Why is estramustine in combination with radiotherapy benefit for the treatment of prostate cancer? Cell kinetic studies have shown that estramustine causes G2-phase arrest. Cells are most radiosensitive in the G2/M phase. Estramustine enhances radiation-induced cytotoxicity in DU-145 cells in culture and also in transplanted into nude mice. Therefore, estramustine is considered to have radiosensitizing properties.
This is a study population chart. Only 41 patients recruited, and 40 patients randomized to the estramustine arm 20 patients and LHRH agonist plus estramustine 560 mg per day. The other arm, the LHRH arm is 20 patients, the same number, but one patient withdrew. Six neoadjuvant therapy and 20 patients, so also 3D-CRT, patients received 70 Gy, both same. And median duration of follow-up of 98 months. Very recently, so I checked the data, so six patients had PSA failure, two patients developed distant metastasis and one patient cancer-specific died, here is estramustine arm. This is the LHRH arm, also four patients, 10 patients had PSA failure, four patients developed distant metastasis and two patients cancer-specific died.
This is patient characteristics. Estramustine arms, and this is interim analysis so median PSA nadir after treatment and also median time from initial treatment to PSA nadir, so estramustine group, it’s very low. Both numbers are low.
Looking at biochemical recurrence-free survival, but this is a published paper interim analysis, so there are differences, – – difference, estramustine group is a very nice curve.
Correlation between PSA relapse and variables by Cox proportional hazards regression analysis, so in univariate analysis, pretreatment PSA tumor grade, modality of estramustine group versus LHRH group is there. Independent factors for the cancer, PSA relapse overall survival.
For long follow-up there both groups is distant metastasis-free survival and also cancer-specific survival, in both group there are no statistical difference.
But looking at the adverse events, this is, estramustine is not so severe adverse effects, no cardiac event.
In conclusion the combination therapy of neoadjuvant androgen deprivation therapy and estramustine and concomitant with radiotherapy, 70 Gy, sustains freedom from PSA relapse in intermediate to high risk prostate cancer in the interim period. However, it is insufficient in preventing distant metastasis and cancer-specific mortality at the long follow-up duration. Therefore, additional interventions, dose escalation so current standard dose of 76-78 Gy. Adjuvant androgen deprivation therapy, in high risk, or intermediate risk group, there is at least short duration, and in the high risk group so long androgen deprivation therapy. And also need a study involving a large number of patients.
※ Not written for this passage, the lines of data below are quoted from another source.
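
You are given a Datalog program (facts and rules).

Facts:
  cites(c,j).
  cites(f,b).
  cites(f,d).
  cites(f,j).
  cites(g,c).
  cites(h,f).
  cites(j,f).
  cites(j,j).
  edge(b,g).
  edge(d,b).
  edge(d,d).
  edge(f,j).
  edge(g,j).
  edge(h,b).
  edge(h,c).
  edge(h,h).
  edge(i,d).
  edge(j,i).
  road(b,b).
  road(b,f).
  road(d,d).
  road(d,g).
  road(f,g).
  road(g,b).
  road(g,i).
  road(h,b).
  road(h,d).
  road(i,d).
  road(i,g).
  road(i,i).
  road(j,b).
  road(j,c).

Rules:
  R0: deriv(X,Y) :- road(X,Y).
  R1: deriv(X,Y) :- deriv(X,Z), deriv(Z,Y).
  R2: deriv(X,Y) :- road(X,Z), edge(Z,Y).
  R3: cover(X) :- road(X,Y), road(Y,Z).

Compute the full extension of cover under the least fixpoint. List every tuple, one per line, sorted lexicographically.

round 1: derive cover(b) via R3 from road(b,b), road(b,b)
round 1: derive cover(d) via R3 from road(d,d), road(d,d)
round 1: derive cover(f) via R3 from road(f,g), road(g,b)
round 1: derive cover(g) via R3 from road(g,b), road(b,b)
round 1: derive cover(h) via R3 from road(h,b), road(b,b)
round 1: derive cover(i) via R3 from road(i,d), road(d,d)
round 1: derive cover(j) via R3 from road(j,b), road(b,b)

cover(b)
cover(d)
cover(f)
cover(g)
cover(h)
cover(i)
cover(j)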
This is a summary so intermediate risk, EBRT with short androgen deprivation therapy is a standard radiotherapy. In high risk, EBRT is with long term androgen deprivation therapy is a standard radiotherapy. The use of a combined modality approach, consisting of dose-escalation, irradiation to the pelvic lymph nodes in especially locally advanced cases may be efficient. Studies on combined with chemotherapy using docetaxel plus estramustine and androgen deprivation therapy are under way. Neoadjuvant with estramustine plus androgen deprivation therapy and concurrent with current standard dose EBRT plus adjuvant long-term androgen deprivation therapy may be more efficient for preventing cancer.